Focus on the following areas to achieve performance efficiency in the cloud:
Take a data-driven approach to building a high-performance architecture. Gather data on all aspects of the architecture, from the high-level design to the selection and configuration of resource types.
Reviewing your choices on a regular basis, ensures that you are taking advantage of the continually evolving AWS Cloud. Monitoring ensures that you are aware of any deviance from expected performance. Make trade-offs in your architecture to improve performance, such as using compression or caching, or relaxing consistency requirements.
Consider the following design principles for cost optimization:
- Implement cloud financial management: To achieve financial success and accelerate business value realization in the cloud, you must invest in Cloud Financial Management. Your organization must dedicate the necessary time and resources for building capability in this new domain of technology and usage management. Similar to your Security or Operations capability, you need to build capability through knowledge building, programs, resources, and processes to help you become a cost efficient organization.
- Adopt a consumption model: Pay only for the computing resources you consume, and increase or decrease usage depending on business requirements. For example, development and test environments are typically only used for eight hours a day during the work week. You can stop these resources when they’re not in use for a potential cost savings of 75% (40 hours versus 168 hours).
- Measure overall efficiency: Measure the business output of the workload and the costs associated with delivery. Use this data to understand the gains you make from increasing output, increasing functionality, and reducing cost.

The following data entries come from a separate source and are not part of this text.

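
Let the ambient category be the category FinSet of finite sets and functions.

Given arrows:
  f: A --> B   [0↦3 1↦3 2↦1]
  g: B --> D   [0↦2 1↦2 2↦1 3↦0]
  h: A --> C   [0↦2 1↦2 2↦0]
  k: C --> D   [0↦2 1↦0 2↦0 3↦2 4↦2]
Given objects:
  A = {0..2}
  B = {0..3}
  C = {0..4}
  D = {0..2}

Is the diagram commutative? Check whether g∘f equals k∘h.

Along f;g (path 1):
  0 f-->3 g-->0
  1 f-->3 g-->0
  2 f-->1 g-->2
  ⟦path⟧₁ = [0↦0 1↦0 2↦2]
Along h;k (path 2):
  0 h-->2 k-->0
  1 h-->2 k-->0
  2 h-->0 k-->2
  ⟦path⟧₂ = [0↦0 1↦0 2↦2]
Equal? same morphism ✓

Answer: COMMUTES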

- Stop spending money on undifferentiated heavy lifting: AWS does the heavy lifting of data center operations like racking, stacking, and powering servers. It also removes the operational burden of managing operating systems and applications with managed services. This allows you to focus on your customers and business projects rather than on IT infrastructure.
- Analyze and attribute expenditure: The cloud makes it easier to accurately identify the cost and usage of workloads, which then allows transparent attribution of IT costs to revenue streams and individual workload owners. This helps measure return on investment (ROI) and gives workload owners an opportunity to optimize their resources and reduce costs.

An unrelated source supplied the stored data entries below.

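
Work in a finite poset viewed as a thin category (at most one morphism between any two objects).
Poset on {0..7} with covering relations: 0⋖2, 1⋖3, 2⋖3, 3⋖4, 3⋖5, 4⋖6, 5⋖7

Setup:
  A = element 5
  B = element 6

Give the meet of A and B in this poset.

{x : x≤A ∧ x≤B} = {0,1,2,3}  (A=5, B=6)
  0 ≤ 3
  1 ≤ 3
  2 ≤ 3
  3 ≤ 3
glb = 3

Answer: A∧B = 3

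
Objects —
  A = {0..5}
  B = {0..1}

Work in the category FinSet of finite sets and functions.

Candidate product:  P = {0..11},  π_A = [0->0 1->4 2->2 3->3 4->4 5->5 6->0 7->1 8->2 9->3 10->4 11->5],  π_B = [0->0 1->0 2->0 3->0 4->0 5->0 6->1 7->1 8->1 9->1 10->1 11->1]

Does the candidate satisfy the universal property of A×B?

Answer: NOT A VALID PRODUCT — duplicate pair at indices 4,1

Derivation:
|A|·|B| = 6·2 = 12;  |P| = 12
Check the pairing map k ↦ (π_A(k), π_B(k)):
  0 -> (0,0)
  1 -> (4,0)
  2 -> (2,0)
  3 -> (3,0)
  4 -> (4,0)  ✗ repeats pair of k=1
  5 -> (5,0)
  6 -> (0,1)
  7 -> (1,1)
  8 -> (2,1)
  9 -> (3,1)
  10 -> (4,1)
  11 -> (5,1)
distinct pairs in image: 11 / 12 needed
  → (4,0) hit at k=1 and k=4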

There are five focus areas for cost optimization in the cloud:
- Practice Cloud Financial Management
- Expenditure and usage awareness
- Cost-effective resources
- Manage demand and supplying resources
- Optimize over time
Similar to the other pillars within the Well-Architected Framework, there are trade-offs to consider for cost optimization. For example, whether to optimize for speed-to-market, or for cost. In some cases, it’s best to optimize for speed—going to market quickly, shipping new features, or meeting a deadline—rather than investing in upfront cost optimization.

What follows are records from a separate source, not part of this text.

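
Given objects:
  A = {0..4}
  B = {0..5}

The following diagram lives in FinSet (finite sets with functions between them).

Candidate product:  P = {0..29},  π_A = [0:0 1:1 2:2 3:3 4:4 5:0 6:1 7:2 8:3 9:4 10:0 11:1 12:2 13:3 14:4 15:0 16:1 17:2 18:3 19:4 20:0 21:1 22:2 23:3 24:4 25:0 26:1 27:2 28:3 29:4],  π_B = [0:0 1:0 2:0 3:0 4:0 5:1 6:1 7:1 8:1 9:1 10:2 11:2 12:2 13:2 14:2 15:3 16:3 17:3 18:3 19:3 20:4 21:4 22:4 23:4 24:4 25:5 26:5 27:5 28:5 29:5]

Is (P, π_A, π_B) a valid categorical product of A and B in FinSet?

Answer: VALID PRODUCT

Work:
|A|·|B| = 5·6 = 30;  |P| = 30
Check the pairing map k ↦ (π_A(k), π_B(k)):
  0 : (0,0)
  1 : (1,0)
  2 : (2,0)
  3 : (3,0)
  4 : (4,0)
  5 : (0,1)
  6 : (1,1)
  7 : (2,1)
  8 : (3,1)
  9 : (4,1)
  10 : (0,2)
  11 : (1,2)
  12 : (2,2)
  13 : (3,2)
  14 : (4,2)
  15 : (0,3)
  16 : (1,3)
  17 : (2,3)
  18 : (3,3)
  19 : (4,3)
  20 : (0,4)
  21 : (1,4)
  22 : (2,4)
  23 : (3,4)
  24 : (4,4)
  25 : (0,5)
  26 : (1,5)
  27 : (2,5)
  28 : (3,5)
  29 : (4,5)
distinct pairs in image: 30 / 30 needed
  → bijection onto A×B; projections well-typed.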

Design decisions are sometimes directed by haste rather than data, and the temptation always exists to overcompensate, rather than spend time benchmarking for the most cost-optimal deployment. Overcompensation can lead to over-provisioned and under-optimized deployments. However, it may be a reasonable choice if you must “lift and shift” resources from your on-premises environment to the cloud and then optimize afterwards.
Investing the right amount of effort in a cost optimization strategy up front allows you to realize the economic benefits of the cloud more readily by ensuring a consistent adherence to best practices and avoiding unnecessary over provisioning. The following sections provide techniques and best practices for the initial and ongoing implementation of Cloud Financial Management and cost optimization for your workloads.